Fighting oppression takes a lot of energy. You have enough to deal with in the circles you cannot help but be a part of: your family, workplace, classroom, etc. without also having to deal with it in your personal life as well. Therefore, this principle encourages you to keep the oppression out of your inner circle, aka your intimate relationships, close friendships and chosen family. You have the right to choose whether or not to admit people to your inner circle, and a responsibility to yourself to make this decision on the basis of whether they are a help or a detriment to your mental, emotional, and physical well-being, not to mention your feminist practice. Although it can be a very hard decision to make, this right extends to your family members too.

In order to keep it out of your inner circle, learn to pay close attention to whether interactions with particular individuals nourish or drain you, emotionally and/or energetically. Set firm boundaries with those who drain you, and recognize that some people may need to be cut off altogether. This is a cornerstone of self-care. Your energy is never well-spent on intense personal disagreements, and you are better off communicating with those who may actually hear you rather than wasting your time and effort on those who do not deserve it. If you have the energy to speak to them regarding why you are deleting them from Facebook/Twitter or not dating them/meeting for drinks them/calling them back, you are doing them a favor; you do not owe them anything. Think of misogyny as a poisonous gas – you can remedy it when you are exposed, but it takes its toll, so limit your exposure as much as you possibly can.  Because it affects the mindsets of those around you, it will doubtlessly affect you too, so work on keeping it out of your circle and helping those close to you learn to fight it. This will help to establish your position of solidarity, so that you are not poised against one another, and so that no sexism can seep in through the cracks.

5. No such thing as fair-weather feminism

“Radical simply means grasping things at the root.” – Angela Y. Davis, former Black Panther, feminist and educator

Feminism, especially radical intersectional feminism, is hard work. Because of its manifold challenges to the dominant power structure/kyriarchy, it means there will be many people who will not accept or understand your position. There will be awkward, uncomfortable, difficult and challenging moments when you may be judged, silenced, or ridiculed with attempts to quell your dissent. This is flak generated in response to the challenging of oppressive systems, and it is to be expected. Do not let it allow you to be shaken from your foundations; do not forsake your commitment to the struggle.

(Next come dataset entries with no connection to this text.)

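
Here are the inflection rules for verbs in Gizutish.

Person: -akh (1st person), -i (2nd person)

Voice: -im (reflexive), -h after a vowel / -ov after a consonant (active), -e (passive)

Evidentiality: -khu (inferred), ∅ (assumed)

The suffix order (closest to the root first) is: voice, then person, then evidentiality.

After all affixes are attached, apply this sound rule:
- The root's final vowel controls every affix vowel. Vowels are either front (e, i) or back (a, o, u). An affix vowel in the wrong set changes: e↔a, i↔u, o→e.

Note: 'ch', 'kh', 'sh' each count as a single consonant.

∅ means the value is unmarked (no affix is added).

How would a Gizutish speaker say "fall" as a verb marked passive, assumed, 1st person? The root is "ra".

raaakh

Attach voice passive -e → rae.
Attach person 1st person -akh → raeakh.
evidentiality = assumed: zero marking, form stays raeakh.
Apply vowel harmony: raeakh → raaakh.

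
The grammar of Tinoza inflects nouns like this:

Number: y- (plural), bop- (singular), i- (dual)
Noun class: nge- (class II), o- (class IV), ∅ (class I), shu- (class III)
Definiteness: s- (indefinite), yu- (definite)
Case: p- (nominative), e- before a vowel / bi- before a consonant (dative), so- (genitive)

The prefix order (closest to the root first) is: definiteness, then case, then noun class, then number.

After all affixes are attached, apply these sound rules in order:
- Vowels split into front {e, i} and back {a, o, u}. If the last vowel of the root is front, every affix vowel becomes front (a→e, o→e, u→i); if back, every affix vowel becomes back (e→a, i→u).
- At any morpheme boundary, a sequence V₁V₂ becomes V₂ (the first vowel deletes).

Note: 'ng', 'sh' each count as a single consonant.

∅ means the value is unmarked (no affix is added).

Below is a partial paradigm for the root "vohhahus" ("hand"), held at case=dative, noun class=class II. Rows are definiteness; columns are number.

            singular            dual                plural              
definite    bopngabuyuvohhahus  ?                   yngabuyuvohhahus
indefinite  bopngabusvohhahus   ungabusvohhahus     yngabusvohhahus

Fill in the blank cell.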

Challenge oppressive attitudes and behaviors with measured, informed responses grounded in intersectional anti-oppressive knowledge. Develop your strategies and tactics, keep them at the ready, and do not shy away from putting them into practice.  Learn from experience where your opponents may stand, and arm yourself with appropriate responses. Take courage from radical role models and remain grounded in your principles; develop your knowledge and gain femininspiration by collectivizing knowledge and best practices, discoursing and collaborating with other feminists, and continuing to study and review radical resources.

The road to freedom is long, and you are needed for the duration. Thus, not only must you know where you stand and how to fight, but also when to walk away, both for your own safety and so you have the energy needed to fight another day.

 What are some of the feminist/anti-oppressive principles you choose to live by?

How do you put your feminism into practice?